Dear Friends,
I am trying to perform phylogeny analysis on an assembled genomes. From BLASTn searchI got 250 genomes. I am looking to generated phylogeny tree using these genomes and the assembled genome. However, all programs I have used till now like, Mugsy, Clustal Omega, Mafft, failed in producing alignment for these genomes. The length of these genomes is about 80,000 bases to 100, 000 bases. Can you please let me know how can I perform phylogeny analysis using these genomes?
I have performed phylogeny analysis at gene level using the terminase subunit of these genomes, and got the results too, but I am interested in performing genome level phylogeny analysis. Thanks!
What if one of the genomes is assembled poorly, will that not influence the tree?
All validations are done for the assembled genome and it is significantly accurate. Regarding the other genomes from the BLASTn hit, i cannot say, but the sequence identity and query coverage is > 92% for most of the BLAST hits. Also, that is not the concern for me at the moment. Could you please let me know if you have any suggestion on the question I asked? Thanks!
Yes it is, otherwise the tree is useless. If the genomes are from the same organism you could do it based on the snps in the exons or orf's. But that requires some work. For evolutionary distance using marker genes like 16S, COI, ITS etc. is the easiest way I guess.
Sounds like these are phages, so finding 'markers' like 16S will likely not be an option.
There will be some reasonably well-conserved proteins (potentially like the terminase OP mentioned -- I don't know), but it depends how wide you want to cast the net. Things get weird quick when you study viruses.
Ah, thanks for the heads up. Indeed, especially with phages and the replication rate. Would it be an option for the OP the find some genes that are present in all the genomes so more then only one terminase and paste them together as one sequence and use that to make an alignment?
Thats one option I think yeah, but it would need some good literature backup, ideally with experimental proof that those genes are decently conserved and don't recombine too much. Even then, that probably only gets you out to the Family level if you're lucky. If you're comparing between phage families life is really hard (mainly because phage families have been historically determined morphologically, rather than genetically/evolutionarily).
There are tools available to simply cluster all of the orthologues in the genome though, so that should give you maximal evolutionary signal, and you might as well use as many genes as possible rather than trying to cherry pick a few and risk making dodgy assumptions.
The trick is not to use whole genomes. Its impossible to fully align (at all, let alone accurately) that many genomes of even that comparatively small size.
I would suggest you look at using concatenated orthologue alignments (i.e., cluster all the genes, do multiple alignments with them, then concatenate the alignments and use that to calculate a tree), or use
mash
distances as a surrogate for sequence identity and draw a tree using those as your sequence metric.What you're currently trying to do is simply never going to work.
Thanks! I have performed gene level (using terminase subunit of the genomes) and generated tree from that. Do you think that analysis is considerably OK to predict the family or order the assembled genome belong to? I am working on phages.
Could you please guide me on how to do this? Thanks!

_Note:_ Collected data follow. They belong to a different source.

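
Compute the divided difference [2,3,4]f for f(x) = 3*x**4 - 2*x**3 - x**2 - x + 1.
146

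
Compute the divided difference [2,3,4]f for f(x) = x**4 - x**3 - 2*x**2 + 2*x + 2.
44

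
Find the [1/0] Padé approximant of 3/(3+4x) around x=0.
1 - 4*x/3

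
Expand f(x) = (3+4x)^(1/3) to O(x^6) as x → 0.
3**(1/3) + 4*3**(1/3)*x/9 - 16*3**(1/3)*x**2/81 + 320*3**(1/3)*x**3/2187 - 2560*3**(1/3)*x**4/19683 + 22528*3**(1/3)*x**5/177147 + O(x**6)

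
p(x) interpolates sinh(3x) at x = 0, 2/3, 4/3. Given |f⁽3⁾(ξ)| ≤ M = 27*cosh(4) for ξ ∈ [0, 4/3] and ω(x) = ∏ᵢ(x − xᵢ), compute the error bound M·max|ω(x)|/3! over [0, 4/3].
8*sqrt(3)*cosh(4)/27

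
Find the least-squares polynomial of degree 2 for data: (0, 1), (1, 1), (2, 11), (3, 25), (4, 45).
17/35 + (-48/35)x + (22/7)x²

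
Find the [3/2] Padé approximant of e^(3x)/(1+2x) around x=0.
(549*x**3/380 + 909*x**2/380 + 45*x/19 + 1)/(-561*x**2/380 + 26*x/19 + 1)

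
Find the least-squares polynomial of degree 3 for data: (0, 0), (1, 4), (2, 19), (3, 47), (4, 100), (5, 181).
-1/9 + (865/378)x + (299/252)x² + (121/108)x³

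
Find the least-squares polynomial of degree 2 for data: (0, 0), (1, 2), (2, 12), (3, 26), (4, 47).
-1/5 + (-1/5)x + (3)x²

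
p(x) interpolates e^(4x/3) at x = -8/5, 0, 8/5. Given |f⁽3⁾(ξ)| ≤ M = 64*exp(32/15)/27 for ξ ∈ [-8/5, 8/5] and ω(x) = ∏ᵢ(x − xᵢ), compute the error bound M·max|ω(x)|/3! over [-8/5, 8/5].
32768*sqrt(3)*exp(32/15)/91125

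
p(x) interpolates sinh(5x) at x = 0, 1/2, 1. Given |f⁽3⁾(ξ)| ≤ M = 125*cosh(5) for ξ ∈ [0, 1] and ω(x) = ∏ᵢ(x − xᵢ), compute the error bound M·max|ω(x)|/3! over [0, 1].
125*sqrt(3)*cosh(5)/216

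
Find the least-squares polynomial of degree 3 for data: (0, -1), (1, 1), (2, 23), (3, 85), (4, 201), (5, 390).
-58/63 + (-631/189)x + (527/252)x² + (307/108)x³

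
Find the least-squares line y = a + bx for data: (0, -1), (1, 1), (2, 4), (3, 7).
a = -13/10, b = 27/10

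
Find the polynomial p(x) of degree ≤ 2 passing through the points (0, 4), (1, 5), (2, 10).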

I would suggest that a tree from a single gene, in something as highly recombinant as a phage, is unlikely to be enough. You probably need to do this a couple of times with other genes. If there is good evidence in the literature that that terminase is a reliable marker gene (akin to a 'housekeeping' gene in bacteria) then you might be fine (but I don't know for your specific case).

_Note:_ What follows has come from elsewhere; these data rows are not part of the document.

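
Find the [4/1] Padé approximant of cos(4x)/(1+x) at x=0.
(32*x**4/3 - 8*x**2 + 1)/(x + 1)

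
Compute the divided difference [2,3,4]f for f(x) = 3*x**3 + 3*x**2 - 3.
30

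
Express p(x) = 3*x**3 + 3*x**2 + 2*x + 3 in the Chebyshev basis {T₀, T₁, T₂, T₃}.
(9/2)T₀ + (17/4)T₁ + (3/2)T₂ + (3/4)T₃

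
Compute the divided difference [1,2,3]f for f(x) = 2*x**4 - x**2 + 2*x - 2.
49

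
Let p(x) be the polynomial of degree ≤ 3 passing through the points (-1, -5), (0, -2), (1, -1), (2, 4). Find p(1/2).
-13/8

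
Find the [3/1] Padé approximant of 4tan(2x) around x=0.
32*x**3/3 + 8*x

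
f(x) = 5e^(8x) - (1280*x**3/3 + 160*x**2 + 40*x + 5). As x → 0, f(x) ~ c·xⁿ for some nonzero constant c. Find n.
4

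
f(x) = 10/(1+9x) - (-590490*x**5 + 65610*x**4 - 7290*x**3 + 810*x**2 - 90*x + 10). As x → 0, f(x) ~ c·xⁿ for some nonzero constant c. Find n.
6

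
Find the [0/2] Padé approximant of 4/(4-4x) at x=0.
1/(1 - x)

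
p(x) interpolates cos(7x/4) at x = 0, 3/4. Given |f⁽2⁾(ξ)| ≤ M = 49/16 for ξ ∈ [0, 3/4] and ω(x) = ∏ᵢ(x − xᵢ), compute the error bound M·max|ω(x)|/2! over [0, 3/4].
441/2048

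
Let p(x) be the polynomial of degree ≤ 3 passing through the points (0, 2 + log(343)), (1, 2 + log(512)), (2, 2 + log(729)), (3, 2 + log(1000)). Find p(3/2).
2 + log(432*2**(7/8)*3**(3/8)*35**(13/16)/35)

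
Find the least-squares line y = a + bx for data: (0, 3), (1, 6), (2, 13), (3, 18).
a = 11/5, b = 26/5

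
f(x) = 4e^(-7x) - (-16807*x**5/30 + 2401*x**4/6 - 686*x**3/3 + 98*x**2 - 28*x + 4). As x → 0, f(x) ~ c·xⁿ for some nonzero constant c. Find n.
6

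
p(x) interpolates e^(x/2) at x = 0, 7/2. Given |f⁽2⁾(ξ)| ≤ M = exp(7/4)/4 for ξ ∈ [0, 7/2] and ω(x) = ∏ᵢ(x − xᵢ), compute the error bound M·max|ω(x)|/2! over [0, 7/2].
49*exp(7/4)/128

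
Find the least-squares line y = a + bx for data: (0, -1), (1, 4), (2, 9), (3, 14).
a = -1, b = 5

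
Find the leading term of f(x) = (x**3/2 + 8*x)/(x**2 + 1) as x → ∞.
x/2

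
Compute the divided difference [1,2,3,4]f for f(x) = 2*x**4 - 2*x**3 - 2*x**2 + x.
18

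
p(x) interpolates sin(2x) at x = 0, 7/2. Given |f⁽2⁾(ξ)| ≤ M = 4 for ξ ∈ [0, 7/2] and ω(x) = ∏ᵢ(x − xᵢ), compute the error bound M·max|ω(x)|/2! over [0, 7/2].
49/8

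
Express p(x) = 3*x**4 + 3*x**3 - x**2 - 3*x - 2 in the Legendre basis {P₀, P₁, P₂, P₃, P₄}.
(-26/15)P₀ + (-6/5)P₁ + (22/21)P₂ + (6/5)P₃ + (24/35)P₄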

The best thing to do would be to find several genes (ideally as many as possible) and then try to reconcile their trees from each gene alignment.
For using
mash
distances, its pretty trivial, take a look at: https://github.com/lskatz/mashtreeNote,
mash
distances are not true evolutionary distances - they are more like an approximation. This would probably be sufficient to give you a reasonably accurate topology, given sufficient data, but you may not want to read too much in to branch lengths etc.